Why is the Hope Diamond Blue?

The Hope Diamond, possibly the most mysterious diamond in the world, resides in the Smithsonian Museum. It was donated by Harry Winston after he bought it from the estate of Evalyn Walsh McLean after her death. It is famous not only for its deep, blue color and its size, but for the curse that follows the owners.

If you asked why it is blue, the answer is that trace amounts of boron, hydrogen and nitrogen give the diamond its blue-grey color. A few years ago, the diamond was removed from the setting and a hole was drilled into it one nanometre deep (four-billionths of an inch) thus revealing these three elements.

Where Did it Come From?

It is generally accepted that the stone first appeared in India and was purchased by Jean-Baptiste Tavernier who made a career out of tracking down and buying large diamonds. He sold the diamond to King Louis X1V in 1668.  It was stolen 123 years later and when it appeared, it had been recut in 1839. The new owner was a London banker by the name of Hope. It passed from one owner to another and finally became the property of Mrs. Evalyn Walsh McLean who was an heir to the Westinghouse fortune. She had the Hope Diamond remounted with 19 round diamonds and a diamond set neck chain and loved to wear it on many occasions.

Like many famous stones, the Hope Diamond has many stories of curses connected with it. The diamond has been surrounded by a history of a reputed curse to the end that it brings misfortune and tragedy to those who own it or wear it. There are strong signs that such stories were fabricated to increase the stone’s mystery and appeal, since increased publicity usually raised the gem’s value and mystique.

Many Stories Were Told

For many years this story has found its way to the newspapers of the day.
These accounts are almost impossible to prove but here are a few of the many supposedly true facts.

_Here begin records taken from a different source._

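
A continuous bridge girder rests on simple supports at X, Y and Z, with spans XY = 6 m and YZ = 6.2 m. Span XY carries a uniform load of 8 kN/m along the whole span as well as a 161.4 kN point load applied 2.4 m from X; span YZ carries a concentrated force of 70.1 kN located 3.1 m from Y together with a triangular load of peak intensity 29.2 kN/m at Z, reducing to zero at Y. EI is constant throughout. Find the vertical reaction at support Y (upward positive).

R_Y = 210.3 kN

Insert a hinge at Y; M_Y is the redundant, and each span becomes simply supported.
Discontinuity in slope at Y on the released structure — sum the simple-span end rotations:
  span XY: UDL 8: wL³/(24EI) = 72/EI
  span XY: point load 161.4 at a = 2.4: Pab(L + a)/(6LEI) = 325.4/EI
  span YZ: point load 70.1 at a = 3.1: Pab(L + b)/(6LEI) = 168.4/EI
  span YZ: triangular load, peak 29.2: 7w₀L³/(360EI) = 135.3/EI
  relative rotation θ_0 = (397.4 + 303.7)/EI = 701.1/EI
A unit hogging moment at Y produces rotation L₁/(3EI) + L₂/(3EI) = 4.067/EI.
Compatibility: M_Y·(L₁+L₂)/(3EI) = θ_0, giving M_Y = 172.4 kN·m (hogging).
Span XY, ΣM about X with M_Y applied at Y: R_Y^{XY}·6 = 531.4 + 172.4, so R_Y^{XY} = 117.3 kN and R_X = 209.4 − 117.3 = 92.11 kN.
Span YZ, ΣM about Z: R_Y^{YZ}·6.2 = 404.4 + 172.4, so R_Y^{YZ} = 93.03 kN and R_Z = 160.6 − 93.03 = 67.59 kN.
R_Y = 117.3 + 93.03 = 210.3 kN.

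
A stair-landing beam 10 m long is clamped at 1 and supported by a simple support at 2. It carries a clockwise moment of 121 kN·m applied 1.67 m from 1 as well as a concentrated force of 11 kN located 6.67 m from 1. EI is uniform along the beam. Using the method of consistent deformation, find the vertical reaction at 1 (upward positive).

R_1 = -0.2645 kN

Remove the prop at 2; the released (primary) structure is a cantilever built in at 1.
Downward deflection at the released point 2 due to the loads:
  clockwise couple 121 at a = 1.67: M₀a(2L − a)/(2EI) = 1852/EI
  point load 11 at a = 6.67: Pa²(3L − a)/(6EI) = 1903/EI
  δ_0 = 3755/EI
Flexibility coefficient — unit upward force at 2: δ_{22} = L³/(3EI) = 333.3/EI.
Compatibility at 2: δ_0 − R_2·δ_{22} = 0, so R_2 = 3755/333.3 = 11.26 kN.
Vertical equilibrium: R_1 = ΣP − R_2 = 11 − 11.26 = -0.2645 kN.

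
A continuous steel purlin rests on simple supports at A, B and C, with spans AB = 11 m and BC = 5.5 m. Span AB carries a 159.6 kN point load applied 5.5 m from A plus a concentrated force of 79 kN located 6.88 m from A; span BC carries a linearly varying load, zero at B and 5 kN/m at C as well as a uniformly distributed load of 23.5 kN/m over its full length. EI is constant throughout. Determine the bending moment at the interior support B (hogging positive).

Insert a hinge at B; M_B is the redundant, and each span becomes simply supported.
Discontinuity in slope at B on the released structure — sum the simple-span end rotations:
  span AB: point load 159.6 at a = 5.5: Pab(L + a)/(6LEI) = 1207/EI
  span AB: point load 79 at a = 6.88: Pab(L + a)/(6LEI) = 606.6/EI
  span BC: triangular load, peak 5: 7w₀L³/(360EI) = 16.18/EI
  span BC: UDL 23.5: wL³/(24EI) = 162.9/EI
  relative rotation θ_0 = (1814 + 179.1)/EI = 1993/EI
A unit hogging moment at B produces rotation L₁/(3EI) + L₂/(3EI) = 5.5/EI.
Compatibility: M_B·(L₁+L₂)/(3EI) = θ_0, giving M_B = 362.3 kN·m (hogging).

M_B = 362.3 kN·m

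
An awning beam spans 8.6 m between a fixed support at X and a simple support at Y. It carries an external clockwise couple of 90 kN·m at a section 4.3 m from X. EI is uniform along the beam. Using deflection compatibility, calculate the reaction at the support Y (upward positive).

Release the roller at Y. Primary structure: cantilever fixed at X.
Downward deflection at the released point Y due to the loads:
  clockwise couple 90 at a = 4.3: M₀a(2L − a)/(2EI) = 2496/EI
Tip deflection under a unit load at Y: L³/(3EI) = 212/EI.
Compatibility at Y: δ_0 − R_Y·δ_{YY} = 0, so R_Y = 2496/212 = 11.77 kN.

R_Y = 11.77 kN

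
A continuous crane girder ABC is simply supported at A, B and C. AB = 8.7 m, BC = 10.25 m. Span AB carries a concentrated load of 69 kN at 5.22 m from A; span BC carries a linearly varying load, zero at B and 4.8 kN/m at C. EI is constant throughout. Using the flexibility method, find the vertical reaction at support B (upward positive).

R_B = 64.23 kN

Release continuity at B by inserting a hinge; the redundant is the internal moment M_B. The primary structure is two simply-supported spans AB and BC.
End slopes at the hinge B, treating each span as simply supported:
  span AB: point load 69 at a = 5.22: Pab(L + a)/(6LEI) = 334.2/EI
  span BC: triangular load, peak 4.8: 7w₀L³/(360EI) = 100.5/EI
  relative rotation θ_0 = (334.2 + 100.5)/EI = 434.8/EI
A unit hogging moment at B produces rotation L₁/(3EI) + L₂/(3EI) = 6.317/EI.
Slope continuity at B: θ_0 = M_B·6.317/EI, so M_B = 434.8/6.317 = 68.83 kN·m (hogging).
Span AB, ΣM about A with M_B applied at B: R_B^{AB}·8.7 = 360.2 + 68.83, so R_B^{AB} = 49.31 kN and R_A = 69 − 49.31 = 19.69 kN.
Span BC, ΣM about C: R_B^{BC}·10.25 = 84.05 + 68.83, so R_B^{BC} = 14.91 kN and R_C = 24.6 − 14.91 = 9.685 kN.
R_B = 49.31 + 14.91 = 64.23 kN.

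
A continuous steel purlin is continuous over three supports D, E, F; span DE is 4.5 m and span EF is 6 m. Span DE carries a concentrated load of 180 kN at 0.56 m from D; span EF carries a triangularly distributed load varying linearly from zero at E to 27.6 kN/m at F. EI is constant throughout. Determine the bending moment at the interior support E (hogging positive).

M_E = 54.39 kN·m

Insert a hinge at E; M_E is the redundant, and each span becomes simply supported.
Discontinuity in slope at E on the released structure — sum the simple-span end rotations:
  span DE: point load 180 at a = 0.56: Pab(L + a)/(6LEI) = 74.43/EI
  span EF: triangular load, peak 27.6: 7w₀L³/(360EI) = 115.9/EI
  relative rotation θ_0 = (74.43 + 115.9)/EI = 190.3/EI
A unit hogging moment at E produces rotation L₁/(3EI) + L₂/(3EI) = 3.5/EI.
Compatibility: M_E·(L₁+L₂)/(3EI) = θ_0, giving M_E = 54.39 kN·m (hogging).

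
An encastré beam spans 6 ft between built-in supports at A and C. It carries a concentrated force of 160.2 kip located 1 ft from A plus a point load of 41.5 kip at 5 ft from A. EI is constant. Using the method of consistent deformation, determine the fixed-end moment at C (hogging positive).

M_C = 51.07 kip·ft

Release both end moments; the primary structure is a simply-supported span AC with redundants M_A and M_C.
End rotations of the released simple span under the applied load (×1/EI):
  at A: point load 160.2 at a = 1: Pab(L + b)/(6LEI) = 244.8/EI
  at C: point load 160.2 at a = 1: Pab(L + a)/(6LEI) = 155.8/EI
  at A: point load 41.5 at a = 5: Pab(L + b)/(6LEI) = 40.35/EI
  at C: point load 41.5 at a = 5: Pab(L + a)/(6LEI) = 63.4/EI
  θ_A0 = 285.1/EI,  θ_C0 = 219.2/EI
Flexibility coefficients: a unit moment at one end gives L/(3EI) there and L/(6EI) at the far end, so f₁₁ = f₂₂ = 2/EI and f₁₂ = f₂₁ = 1/EI.
Compatibility — zero rotation at each built-in end:
  2 M_A + 1 M_C = 285.1
  1 M_A + 2 M_C = 219.2
Solving the pair gives M_A = 117 kip·ft and M_C = 51.07 kip·ft (hogging).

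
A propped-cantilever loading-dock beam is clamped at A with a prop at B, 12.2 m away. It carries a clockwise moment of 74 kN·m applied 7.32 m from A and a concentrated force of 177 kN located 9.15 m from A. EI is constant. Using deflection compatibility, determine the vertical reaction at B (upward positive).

Remove the prop at B; the released (primary) structure is a cantilever built in at A.
Downward deflection at the released point B due to the loads:
  clockwise couple 74 at a = 7.32: M₀a(2L − a)/(2EI) = 4626/EI
  point load 177 at a = 9.15: Pa²(3L − a)/(6EI) = 67796/EI
  δ_0 = 72422/EI
Flexibility coefficient — unit upward force at B: δ_{BB} = L³/(3EI) = 605.3/EI.
Compatibility at B: δ_0 − R_B·δ_{BB} = 0, so R_B = 72422/605.3 = 119.7 kN.

R_B = 119.7 kN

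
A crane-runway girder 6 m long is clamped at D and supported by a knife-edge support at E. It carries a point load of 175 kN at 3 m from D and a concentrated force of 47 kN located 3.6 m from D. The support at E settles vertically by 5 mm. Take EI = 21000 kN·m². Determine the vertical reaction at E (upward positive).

Release the roller at E. Primary structure: cantilever fixed at D.
Downward deflection at the released point E due to the loads:
  point load 175 at a = 3: Pa²(3L − a)/(6EI) = 3938/EI
  point load 47 at a = 3.6: Pa²(3L − a)/(6EI) = 1462/EI
  δ_0 = 5399/EI
Flexibility coefficient — unit upward force at E: δ_{EE} = L³/(3EI) = 72/EI.
With EI = 21000 kN·m²: δ_0 = 0.25711 m and δ_{EE} = 0.003429 m/kN.
Compatibility — the beam at E must follow the support down by 0.005 m: δ_0 − R_E·δ_{EE} = 0.005, so R_E = (0.25711 − 0.005)/0.003429 = 73.53 kN.

R_E = 73.53 kN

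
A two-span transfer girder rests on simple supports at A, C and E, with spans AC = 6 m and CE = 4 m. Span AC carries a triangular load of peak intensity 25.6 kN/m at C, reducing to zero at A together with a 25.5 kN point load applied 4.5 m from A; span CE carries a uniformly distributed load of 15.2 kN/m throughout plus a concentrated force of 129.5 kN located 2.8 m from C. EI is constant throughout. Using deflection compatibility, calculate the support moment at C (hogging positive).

M_C = 92.37 kN·m

Take M_C as the redundant. Released structure: two simple spans AC and CE with a hinge at C.
End slopes at the hinge C, treating each span as simply supported:
  span AC: triangular load, peak 25.6: w₀L³/(45EI) = 122.9/EI
  span AC: point load 25.5 at a = 4.5: Pab(L + a)/(6LEI) = 50.2/EI
  span CE: UDL 15.2: wL³/(24EI) = 40.53/EI
  span CE: point load 129.5 at a = 2.8: Pab(L + b)/(6LEI) = 94.28/EI
  relative rotation θ_0 = (173.1 + 134.8)/EI = 307.9/EI
A unit hogging moment at C produces rotation L₁/(3EI) + L₂/(3EI) = 3.333/EI.
Slope continuity at C: θ_0 = M_C·3.333/EI, so M_C = 307.9/3.333 = 92.37 kN·m (hogging).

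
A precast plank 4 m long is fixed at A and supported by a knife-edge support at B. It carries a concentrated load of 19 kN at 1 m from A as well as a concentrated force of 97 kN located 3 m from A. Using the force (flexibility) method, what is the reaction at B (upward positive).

Take the reaction at B as the redundant and release it; the primary structure is a cantilever fixed at A.
Free-end deflection of the primary structure under the applied loading (downward +):
  point load 19 at a = 1: Pa²(3L − a)/(6EI) = 34.83/EI
  point load 97 at a = 3: Pa²(3L − a)/(6EI) = 1310/EI
  δ_0 = 1344/EI
Tip deflection under a unit load at B: L³/(3EI) = 21.33/EI.
The prop prevents deflection at B: R_B = δ_0/δ_{BB} = 1344/21.33 = 63.02 kN.

R_B = 63.02 kN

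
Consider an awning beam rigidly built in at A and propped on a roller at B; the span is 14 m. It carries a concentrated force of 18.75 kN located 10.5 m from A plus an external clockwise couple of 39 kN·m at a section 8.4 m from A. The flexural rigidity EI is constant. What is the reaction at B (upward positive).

R_B = 15.38 kN

Remove the prop at B; the released (primary) structure is a cantilever built in at A.
Primary-structure tip deflection at B by superposition:
  point load 18.75 at a = 10.5: Pa²(3L − a)/(6EI) = 10853/EI
  clockwise couple 39 at a = 8.4: M₀a(2L − a)/(2EI) = 3210/EI
  δ_0 = 14063/EI
Flexibility coefficient — unit upward force at B: δ_{BB} = L³/(3EI) = 914.7/EI.
Compatibility at B: δ_0 − R_B·δ_{BB} = 0, so R_B = 14063/914.7 = 15.38 kN.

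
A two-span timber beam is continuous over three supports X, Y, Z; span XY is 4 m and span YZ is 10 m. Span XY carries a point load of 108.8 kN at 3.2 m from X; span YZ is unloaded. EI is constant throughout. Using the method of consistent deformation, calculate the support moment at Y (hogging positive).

M_Y = 17.91 kN·m

Release continuity at Y by inserting a hinge; the redundant is the internal moment M_Y. The primary structure is two simply-supported spans XY and YZ.
Discontinuity in slope at Y on the released structure — sum the simple-span end rotations:
  span XY: point load 108.8 at a = 3.2: Pab(L + a)/(6LEI) = 83.56/EI
  relative rotation θ_0 = (83.56 + 0)/EI = 83.56/EI
A unit hogging moment at Y produces rotation L₁/(3EI) + L₂/(3EI) = 4.667/EI.
Compatibility: M_Y·(L₁+L₂)/(3EI) = θ_0, giving M_Y = 17.91 kN·m (hogging).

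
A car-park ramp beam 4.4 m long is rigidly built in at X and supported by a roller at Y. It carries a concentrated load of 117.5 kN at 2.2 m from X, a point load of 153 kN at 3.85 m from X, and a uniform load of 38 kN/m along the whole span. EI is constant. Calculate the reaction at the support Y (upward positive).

Remove the prop at Y; the released (primary) structure is a cantilever built in at X.
Deflection at Y on the released cantilever, summing each load's contribution:
  point load 117.5 at a = 2.2: Pa²(3L − a)/(6EI) = 1043/EI
  point load 153 at a = 3.85: Pa²(3L − a)/(6EI) = 3534/EI
  UDL 38: wL⁴/(8EI) = 1780/EI
  δ_0 = 6357/EI
Tip deflection under a unit load at Y: L³/(3EI) = 28.39/EI.
Compatibility at Y: δ_0 − R_Y·δ_{YY} = 0, so R_Y = 6357/28.39 = 223.9 kN.

R_Y = 223.9 kN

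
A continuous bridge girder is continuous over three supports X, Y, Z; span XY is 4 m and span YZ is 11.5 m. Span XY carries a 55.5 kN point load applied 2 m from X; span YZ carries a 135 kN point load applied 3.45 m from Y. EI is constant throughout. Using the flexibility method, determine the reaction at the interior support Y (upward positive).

Release continuity at Y by inserting a hinge; the redundant is the internal moment M_Y. The primary structure is two simply-supported spans XY and YZ.
Discontinuity in slope at Y on the released structure — sum the simple-span end rotations:
  span XY: point load 55.5 at a = 2: Pab(L + a)/(6LEI) = 55.5/EI
  span YZ: point load 135 at a = 3.45: Pab(L + b)/(6LEI) = 1062/EI
  relative rotation θ_0 = (55.5 + 1062)/EI = 1118/EI
A unit hogging moment at Y produces rotation L₁/(3EI) + L₂/(3EI) = 5.167/EI.
Slope continuity at Y: θ_0 = M_Y·5.167/EI, so M_Y = 1118/5.167 = 216.3 kN·m (hogging).
Span XY, ΣM about X with M_Y applied at Y: R_Y^{XY}·4 = 111 + 216.3, so R_Y^{XY} = 81.84 kN and R_X = 55.5 − 81.84 = -26.34 kN.
Span YZ, ΣM about Z: R_Y^{YZ}·11.5 = 1087 + 216.3, so R_Y^{YZ} = 113.3 kN and R_Z = 135 − 113.3 = 21.69 kN.
R_Y = 81.84 + 113.3 = 195.1 kN.

R_Y = 195.1 kN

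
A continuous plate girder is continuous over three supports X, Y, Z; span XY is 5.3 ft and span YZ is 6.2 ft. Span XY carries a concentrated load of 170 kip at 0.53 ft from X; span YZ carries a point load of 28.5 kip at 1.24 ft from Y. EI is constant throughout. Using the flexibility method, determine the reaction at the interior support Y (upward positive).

R_Y = 51.79 kip

Take M_Y as the redundant. Released structure: two simple spans XY and YZ with a hinge at Y.
Rotations at Y on the released spans (each span's end-slope, ×1/EI):
  span XY: point load 170 at a = 0.53: Pab(L + a)/(6LEI) = 78.79/EI
  span YZ: point load 28.5 at a = 1.24: Pab(L + b)/(6LEI) = 52.59/EI
  relative rotation θ_0 = (78.79 + 52.59)/EI = 131.4/EI
A unit hogging moment at Y produces rotation L₁/(3EI) + L₂/(3EI) = 3.833/EI.
Slope continuity at Y: θ_0 = M_Y·3.833/EI, so M_Y = 131.4/3.833 = 34.27 kip·ft (hogging).
Span XY, ΣM about X with M_Y applied at Y: R_Y^{XY}·5.3 = 90.1 + 34.27, so R_Y^{XY} = 23.47 kip and R_X = 170 − 23.47 = 146.5 kip.
Span YZ, ΣM about Z: R_Y^{YZ}·6.2 = 141.4 + 34.27, so R_Y^{YZ} = 28.33 kip and R_Z = 28.5 − 28.33 = 0.1722 kip.
R_Y = 23.47 + 28.33 = 51.79 kip.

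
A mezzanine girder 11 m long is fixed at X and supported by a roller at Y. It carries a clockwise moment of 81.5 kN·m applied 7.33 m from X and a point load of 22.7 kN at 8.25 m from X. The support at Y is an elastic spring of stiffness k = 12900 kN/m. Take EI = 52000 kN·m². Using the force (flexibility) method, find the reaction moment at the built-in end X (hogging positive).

Take the reaction at Y as the redundant and release it; the primary structure is a cantilever fixed at X.
Deflection at Y on the released cantilever, summing each load's contribution:
  clockwise couple 81.5 at a = 7.33: M₀a(2L − a)/(2EI) = 4382/EI
  point load 22.7 at a = 8.25: Pa²(3L − a)/(6EI) = 6373/EI
  δ_0 = 10755/EI
Tip deflection under a unit load at Y: L³/(3EI) = 443.7/EI.
With EI = 52000 kN·m²: δ_0 = 0.20683 m and δ_{YY} = 0.008532 m/kN.
Compatibility — the spring shortens by R_Y/k under the reaction it provides: δ_0 − R_Y·δ_{YY} = R_Y/k. With 1/k = 0.000078 m/kN, R_Y = δ_0 / (δ_{YY} + 1/k) = 0.20683 / (0.008532 + 0.000078) = 24.02 kN.
Moment equilibrium about X: M_X = Σ(load moments about X) − R_Y·L = 268.8 − 24.02×11 = 4.521 kN·m.

M_X = 4.521 kN·m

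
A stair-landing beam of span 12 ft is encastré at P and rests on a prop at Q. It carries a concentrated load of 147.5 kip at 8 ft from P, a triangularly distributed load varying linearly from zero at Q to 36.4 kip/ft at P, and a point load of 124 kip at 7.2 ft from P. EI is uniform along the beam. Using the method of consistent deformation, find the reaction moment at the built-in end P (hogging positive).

Remove the prop at Q; the released (primary) structure is a cantilever built in at P.
Downward deflection at the released point Q due to the loads:
  point load 147.5 at a = 8: Pa²(3L − a)/(6EI) = 44053/EI
  triangular load, peak 36.4 at the fixed end: w₀L⁴/(30EI) = 25160/EI
  point load 124 at a = 7.2: Pa²(3L − a)/(6EI) = 30855/EI
  δ_0 = 100068/EI
Flexibility coefficient — unit upward force at Q: δ_{QQ} = L³/(3EI) = 576/EI.
Compatibility at Q: δ_0 − R_Q·δ_{QQ} = 0, so R_Q = 100068/576 = 173.7 kip.
Moment equilibrium about P: M_P = Σ(load moments about P) − R_Q·L = 2946 − 173.7×12 = 861.6 kip·ft.

M_P = 861.6 kip·ft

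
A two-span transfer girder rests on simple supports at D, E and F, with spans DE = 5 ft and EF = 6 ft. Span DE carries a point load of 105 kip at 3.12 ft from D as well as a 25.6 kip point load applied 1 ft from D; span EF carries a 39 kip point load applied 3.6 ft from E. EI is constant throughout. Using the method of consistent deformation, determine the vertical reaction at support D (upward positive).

Release continuity at E by inserting a hinge; the redundant is the internal moment M_E. The primary structure is two simply-supported spans DE and EF.
End slopes at the hinge E, treating each span as simply supported:
  span DE: point load 105 at a = 3.12: Pab(L + a)/(6LEI) = 166.7/EI
  span DE: point load 25.6 at a = 1: Pab(L + a)/(6LEI) = 20.48/EI
  span EF: point load 39 at a = 3.6: Pab(L + b)/(6LEI) = 78.62/EI
  relative rotation θ_0 = (187.2 + 78.62)/EI = 265.8/EI
A unit hogging moment at E produces rotation L₁/(3EI) + L₂/(3EI) = 3.667/EI.
Slope continuity at E: θ_0 = M_E·3.667/EI, so M_E = 265.8/3.667 = 72.49 kip·ft (hogging).
Span DE, ΣM about D with M_E applied at E: R_E^{DE}·5 = 353.2 + 72.49, so R_E^{DE} = 85.14 kip and R_D = 130.6 − 85.14 = 45.46 kip.

R_D = 45.46 kip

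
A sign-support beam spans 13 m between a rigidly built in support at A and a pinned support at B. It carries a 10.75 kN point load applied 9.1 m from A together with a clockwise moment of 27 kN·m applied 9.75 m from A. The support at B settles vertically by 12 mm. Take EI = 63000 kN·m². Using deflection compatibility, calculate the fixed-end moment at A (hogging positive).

Choose R_B as the redundant. The primary structure is the cantilever fixed at A.
Primary-structure tip deflection at B by superposition:
  point load 10.75 at a = 9.1: Pa²(3L − a)/(6EI) = 4436/EI
  clockwise couple 27 at a = 9.75: M₀a(2L − a)/(2EI) = 2139/EI
  δ_0 = 6575/EI
Flexibility coefficient — unit upward force at B: δ_{BB} = L³/(3EI) = 732.3/EI.
With EI = 63000 kN·m²: δ_0 = 0.10437 m and δ_{BB} = 0.011624 m/kN.
Compatibility — the beam at B must follow the support down by 0.012 m: δ_0 − R_B·δ_{BB} = 0.012, so R_B = (0.10437 − 0.012)/0.011624 = 7.946 kN.
Moment equilibrium about A: M_A = Σ(load moments about A) − R_B·L = 124.8 − 7.946×13 = 21.53 kN·m.

M_A = 21.53 kN·m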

  • Stone guardian Kulub Bey was chased down and hanged in Turkey.
  • Jeweler William Fals, who was tasked to recut the stone, “died a ruined man.”
  • William Fals’ son, Hendrik, had stolen the jewel from his father and later committed suicide.
  • Louis X1V and Marie Antoinette were both beheaded.
  • Prince Ivan Kanevski bought it but was killed by Russian revolutionists.

These fables about the Hope Diamond have followed many others about pirate’s treasures, hidden boxes of gold, bags of precious jewels and suitcases filled with cold, hard cash — they are all great stories.

More About Harry Winston

Harry Winston’s father, Jacob, started a small jewelry business in New York after he and his mother immigrated to the United States from the Ukraine. While growing up, he worked in his father’s shop. When he was only  twelve years old, he was looking in the window of a pawn shop one day and he realized that a two-carat emerald in the shop was an expensive emerald and bought it for 25 cents, and then sold it two days later for $800! Winston started a business of his own and opened his first store in New York City in 1932.

Harry Was Very Smart

Winston’s jewelry empire began in 1926 with his acquisition of Arabella Huntington’s vast jewelry collection for the price of $1.2 million. The wife of railroad magnate Henry E. Huntington, Arabella amassed one of the world’s most prestigious collections of jewelry, largely from Parisian jewelers such as Cartier.

When Winston bought the collection after her death, he came to the conclusion the designs of the jewelry in the collection were quite old- fashioned. Winston set about redesigning the jewelry into more contemporary styles and showcased his unique skill at jewelry crafting that was to make him his fortune. According to the Huntington museum, “He frequently boasted that Arabella’s famous necklace of pearls now adorned the necks of at least two dozen women around the world.”

When he came to own the Hope Diamond his fame grew as well.

Over the years this skill became his forte. After he died he left his business to his two sons who fought over his fortune for 10 years! In 2000 his son, Ronald and his partner bought out his brother Bruce for $54 million.

One of Winston’s favorite diamonds was the Jonker Diamond. It was found by a farmer at the Elandsfontein mine in South Africa by Johannes Jacobus Jonker on January 17, 1934. The diamond was 726 carats and at the time, was the fourth largest uncut gem ever found. The diamond was found 5 km away from the largest diamond ever found, the Cullinan Diamond. There is speculation that the Jonker may have originally been part of the Cullinan crystal, as both crystals had cleaved faces which seemed to match up perfectly.

Winston purchased it for 150,000 pounds and after studying it for a year, had it cut into 13 stones. He had it recut from time to time and it was sold in pieces around the world. One diamond was was sold to King Farouk of Egypt for $100,000 who, after he was deposed, had to give it up to settle debts. The last known location of the Jonker 1 was in the hands of an owner in Hong Kong who bought it for $2,298,000.

The Hope Diamond has had some amazing company over the years and Harry Winston has been in the mix many times over that time.